The quiet soldier who has been with us since the Census cell has his neck craned all the way back, gazing up at the levels above us. His armor tag reads “Edgerton.” “It’s different from our woods,” he says, speaking for the first time.

“How is it different?” I ask.

He scratches his blond scruff of a beard, and I notice that he’s missing a front tooth. “We ain’t got windows in ours—all this here’s concrete.” He waves his arm at the glass shell of the building. His solemn brown eyes meet mine.

“Which one do you like more?” I ask.

He stares at me for a moment, surprised by my question—or maybe it’s more than that. Maybe he’s surprised that I spoke to him? He looks up again and points to a window way above my head where the light of the moon shines through. “It’d be nice to see the night sky once in a while when we ain’t on point.”

“It would,” I agree. He smiles. A fountain in the center dances with water that’s in sync with a lovely concerto playing all around us from some hidden source. I’m familiar with the song and hum along softly.

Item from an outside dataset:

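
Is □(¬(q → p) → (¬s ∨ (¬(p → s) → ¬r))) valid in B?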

“Do you know this music?” Edgerton asks.

“I do. Do you?”

He shakes his head and shrugs. “Naw, what’d I know about music? I’ve been Transitioned since I were ten, same as Hawthorne. We come up together.” He shuffles his feet on the marble floor’s inlaid mosaic leaves of orange, crimson, and gold. It’s as if the Tree itself had shed them.

“It’s by Sovenagh—her ninetieth symphony. It’s called The Rape of Reason.”

We enter an elevator car. None of us speak as we rise to somewhere in the center of the trunk. When the doors open, Clara Diamond, Mother’s personal public relations assistant, greets us. “You found her!” Clara bleats to Emmitt with visible relief. “The Sword is threatening to have me killed if I don’t report back to her soon.” She’s not joking. The terror shows on her white-lipped face. Mother’s temper is legendary.

As we exit the lift, Clara reaches for my arm. I allow her to take it because I need her support as much as she needs to assure herself that she won’t be dying today. “We have to get you to the debriefing. We can clean you up later.”